Niki Delson, a social worker who is the spokesperson for the California Coalition on Sexual Offending, which opposed the California proposition, says that GPS monitoring will serve no purpose in most of these cases. "The problem with using GPS for people who committed incest is you can't establish a zone which would make a child safe," says Delson. In fact, many sex offenders continue to be acquainted with their actual victims after the crimes occurred, according to Coombs of the California Coalition Against Sexual Assault. "That person doesn't stop being a father or a brother, and in many cases, is brought back to the family. GPS doesn't fix that," he says.

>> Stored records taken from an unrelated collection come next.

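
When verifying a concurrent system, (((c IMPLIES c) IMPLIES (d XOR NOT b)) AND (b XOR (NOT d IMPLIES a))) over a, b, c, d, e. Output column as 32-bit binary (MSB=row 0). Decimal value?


Formula: (((c IMPLIES c) IMPLIES (d XOR NOT b)) AND (b XOR (NOT d IMPLIES a))) over a, b, c, d, e (32 rows)
Evaluate each row (bits = a,b,c,d,e, MSB first):
  row 0 [00000]: (((0 IMPLIES 0) IMPLIES (0 XOR NOT 0)) AND (0 XOR (NOT 0 IMPLIES 0))) -> 0
  row 1 [00001]: (((0 IMPLIES 0) IMPLIES (0 XOR NOT 0)) AND (0 XOR (NOT 0 IMPLIES 0))) -> 0
  row 2 [00010]: (((0 IMPLIES 0) IMPLIES (1 XOR NOT 0)) AND (0 XOR (NOT 1 IMPLIES 0))) -> 0
  row 3 [00011]: (((0 IMPLIES 0) IMPLIES (1 XOR NOT 0)) AND (0 XOR (NOT 1 IMPLIES 0))) -> 0
  row 4 [00100]: (((1 IMPLIES 1) IMPLIES (0 XOR NOT 0)) AND (0 XOR (NOT 0 IMPLIES 0))) -> 0
  row 5 [00101]: (((1 IMPLIES 1) IMPLIES (0 XOR NOT 0)) AND (0 XOR (NOT 0 IMPLIES 0))) -> 0
  row 6 [00110]: (((1 IMPLIES 1) IMPLIES (1 XOR NOT 0)) AND (0 XOR (NOT 1 IMPLIES 0))) -> 0
  row 7 [00111]: (((1 IMPLIES 1) IMPLIES (1 XOR NOT 0)) AND (0 XOR (NOT 1 IMPLIES 0))) -> 0
  row 8 [01000]: (((0 IMPLIES 0) IMPLIES (0 XOR NOT 1)) AND (1 XOR (NOT 0 IMPLIES 0))) -> 0
  row 9 [01001]: (((0 IMPLIES 0) IMPLIES (0 XOR NOT 1)) AND (1 XOR (NOT 0 IMPLIES 0))) -> 0
  row 10 [01010]: (((0 IMPLIES 0) IMPLIES (1 XOR NOT 1)) AND (1 XOR (NOT 1 IMPLIES 0))) -> 0
  row 11 [01011]: (((0 IMPLIES 0) IMPLIES (1 XOR NOT 1)) AND (1 XOR (NOT 1 IMPLIES 0))) -> 0
  row 12 [01100]: (((1 IMPLIES 1) IMPLIES (0 XOR NOT 1)) AND (1 XOR (NOT 0 IMPLIES 0))) -> 0
  row 13 [01101]: (((1 IMPLIES 1) IMPLIES (0 XOR NOT 1)) AND (1 XOR (NOT 0 IMPLIES 0))) -> 0
  row 14 [01110]: (((1 IMPLIES 1) IMPLIES (1 XOR NOT 1)) AND (1 XOR (NOT 1 IMPLIES 0))) -> 0
  row 15 [01111]: (((1 IMPLIES 1) IMPLIES (1 XOR NOT 1)) AND (1 XOR (NOT 1 IMPLIES 0))) -> 0
  row 16 [10000]: (((0 IMPLIES 0) IMPLIES (0 XOR NOT 0)) AND (0 XOR (NOT 0 IMPLIES 1))) -> 1
  row 17 [10001]: (((0 IMPLIES 0) IMPLIES (0 XOR NOT 0)) AND (0 XOR (NOT 0 IMPLIES 1))) -> 1
  row 18 [10010]: (((0 IMPLIES 0) IMPLIES (1 XOR NOT 0)) AND (0 XOR (NOT 1 IMPLIES 1))) -> 0
  row 19 [10011]: (((0 IMPLIES 0) IMPLIES (1 XOR NOT 0)) AND (0 XOR (NOT 1 IMPLIES 1))) -> 0
  row 20 [10100]: (((1 IMPLIES 1) IMPLIES (0 XOR NOT 0)) AND (0 XOR (NOT 0 IMPLIES 1))) -> 1
  row 21 [10101]: (((1 IMPLIES 1) IMPLIES (0 XOR NOT 0)) AND (0 XOR (NOT 0 IMPLIES 1))) -> 1
  row 22 [10110]: (((1 IMPLIES 1) IMPLIES (1 XOR NOT 0)) AND (0 XOR (NOT 1 IMPLIES 1))) -> 0
  row 23 [10111]: (((1 IMPLIES 1) IMPLIES (1 XOR NOT 0)) AND (0 XOR (NOT 1 IMPLIES 1))) -> 0
  row 24 [11000]: (((0 IMPLIES 0) IMPLIES (0 XOR NOT 1)) AND (1 XOR (NOT 0 IMPLIES 1))) -> 0
  row 25 [11001]: (((0 IMPLIES 0) IMPLIES (0 XOR NOT 1)) AND (1 XOR (NOT 0 IMPLIES 1))) -> 0
  row 26 [11010]: (((0 IMPLIES 0) IMPLIES (1 XOR NOT 1)) AND (1 XOR (NOT 1 IMPLIES 1))) -> 0
  row 27 [11011]: (((0 IMPLIES 0) IMPLIES (1 XOR NOT 1)) AND (1 XOR (NOT 1 IMPLIES 1))) -> 0
  row 28 [11100]: (((1 IMPLIES 1) IMPLIES (0 XOR NOT 1)) AND (1 XOR (NOT 0 IMPLIES 1))) -> 0
  row 29 [11101]: (((1 IMPLIES 1) IMPLIES (0 XOR NOT 1)) AND (1 XOR (NOT 0 IMPLIES 1))) -> 0
  row 30 [11110]: (((1 IMPLIES 1) IMPLIES (1 XOR NOT 1)) AND (1 XOR (NOT 1 IMPLIES 1))) -> 0
  row 31 [11111]: (((1 IMPLIES 1) IMPLIES (1 XOR NOT 1)) AND (1 XOR (NOT 1 IMPLIES 1))) -> 0
Full result column, 4 rows per line (a,b,c fixed per line; d,e runs 00..11 left to right):
  rows 0-3 [a,b,c=000]: 0000  = hex 0
  rows 4-7 [a,b,c=001]: 0000  = hex 0
  rows 8-11 [a,b,c=010]: 0000  = hex 0
  rows 12-15 [a,b,c=011]: 0000  = hex 0
  rows 16-19 [a,b,c=100]: 1100  = hex C
  rows 20-23 [a,b,c=101]: 1100  = hex C
  rows 24-27 [a,b,c=110]: 0000  = hex 0
  rows 28-31 [a,b,c=111]: 0000  = hex 0
Output column (row 0 .. row 31) = 00000000000000001100110000000000
Output column grouped in 4s = 0000 0000 0000 0000 1100 1100 0000 0000 = 0x0000CC00
Convert to decimal digit by digit (value = value*16 + digit):
  0 -> 0
  0*16 + 0 = 0
  0*16 + 0 = 0
  0*16 + 0 = 0
  0*16 + 12 (C) = 12
  12*16 + 12 (C) = 204
  204*16 + 0 = 3264
  3264*16 + 0 = 52224
Decimal = 52224

52224


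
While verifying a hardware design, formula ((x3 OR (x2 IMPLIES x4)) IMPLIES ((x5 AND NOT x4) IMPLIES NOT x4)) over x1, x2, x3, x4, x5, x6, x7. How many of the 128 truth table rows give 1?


Formula: ((x3 OR (x2 IMPLIES x4)) IMPLIES ((x5 AND NOT x4) IMPLIES NOT x4)) over 7 vars (128 rows)
Evaluate each row (x1, x2, x3, x4, x5, x6, x7 as bits, MSB first):
  row 0 [0000000]: ((0 OR (0 IMPLIES 0)) IMPLIES ((0 AND NOT 0) IMPLIES NOT 0)) -> 1
  row 1 [0000001]: ((0 OR (0 IMPLIES 0)) IMPLIES ((0 AND NOT 0) IMPLIES NOT 0)) -> 1
  row 2 [0000010]: ((0 OR (0 IMPLIES 0)) IMPLIES ((0 AND NOT 0) IMPLIES NOT 0)) -> 1
  row 3 [0000011]: ((0 OR (0 IMPLIES 0)) IMPLIES ((0 AND NOT 0) IMPLIES NOT 0)) -> 1
  row 4 [0000100]: ((0 OR (0 IMPLIES 0)) IMPLIES ((1 AND NOT 0) IMPLIES NOT 0)) -> 1
  (every remaining row is evaluated the same way; all 128 results are listed next)
Full result column, 8 rows per line (x1,x2,x3,x4 fixed per line; x5,x6,x7 runs 000..111 left to right):
  rows 0-7 [x1,x2,x3,x4=0000]: 11111111  (ones: 8)
  rows 8-15 [x1,x2,x3,x4=0001]: 11111111  (ones: 8)
  rows 16-23 [x1,x2,x3,x4=0010]: 11111111  (ones: 8)
  rows 24-31 [x1,x2,x3,x4=0011]: 11111111  (ones: 8)
  rows 32-39 [x1,x2,x3,x4=0100]: 11111111  (ones: 8)
  rows 40-47 [x1,x2,x3,x4=0101]: 11111111  (ones: 8)
  rows 48-55 [x1,x2,x3,x4=0110]: 11111111  (ones: 8)
  rows 56-63 [x1,x2,x3,x4=0111]: 11111111  (ones: 8)
  rows 64-71 [x1,x2,x3,x4=1000]: 11111111  (ones: 8)
  rows 72-79 [x1,x2,x3,x4=1001]: 11111111  (ones: 8)
  rows 80-87 [x1,x2,x3,x4=1010]: 11111111  (ones: 8)
  rows 88-95 [x1,x2,x3,x4=1011]: 11111111  (ones: 8)
  rows 96-103 [x1,x2,x3,x4=1100]: 11111111  (ones: 8)
  rows 104-111 [x1,x2,x3,x4=1101]: 11111111  (ones: 8)
  rows 112-119 [x1,x2,x3,x4=1110]: 11111111  (ones: 8)
  rows 120-127 [x1,x2,x3,x4=1111]: 11111111  (ones: 8)
Count of 1-rows = 8+8+8+8+8+8+8+8+8+8+8+8+8+8+8+8 = 128

128


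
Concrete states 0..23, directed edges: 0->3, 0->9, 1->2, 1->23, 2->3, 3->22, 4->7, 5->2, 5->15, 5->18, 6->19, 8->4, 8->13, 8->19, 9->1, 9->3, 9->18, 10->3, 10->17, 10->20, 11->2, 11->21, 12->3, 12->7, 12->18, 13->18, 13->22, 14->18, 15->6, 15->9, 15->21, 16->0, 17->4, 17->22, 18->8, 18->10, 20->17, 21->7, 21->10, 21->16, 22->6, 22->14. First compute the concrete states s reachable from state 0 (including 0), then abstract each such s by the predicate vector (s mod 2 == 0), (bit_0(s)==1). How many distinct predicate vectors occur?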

In fact, many sex crimes, notably those committed by family members or acquaintances, go unreported. Schultz fears that residency requirements and GPS tracking will have the unintended consequence of making victims of these crimes less likely to turn an attacker over to authorities. "When the bulk of abuse happens within families and close relationships, there is going to be less of a tendency to report those crimes," she says. "If something happens inside your family, and you report that, it's going to be plastered all over the place. Not only is the offender under public scrutiny, so are the families of the victims." For these types of offenses, adding GPS monitoring and strict residency requirements into the mix adds "another level of pressure into silence."

Schultz would rather see the tens of millions of dollars California is about to spend monitoring felony sex offenders be poured into counseling for victims of sex crimes and into programs for offenders that aim to prevent recidivism. "As a society we need to become less hysterical and more informed about sexual abuse," she says in an e-mail. "When we demonize the offenders, we're pretty much feeding the crime. We further isolate and alienate the offenders, which is a precipitating factor in many offenders' impulses to act out. We're so focused on the minority of offenders who seem to fit our skewed perceptions of what sexual abuse and sexual abusers should be, we fail to recognize that the crime actually occurs closer to home."


By Katharine Mieszkowski

Katharine Mieszkowski is a senior writer for Salon.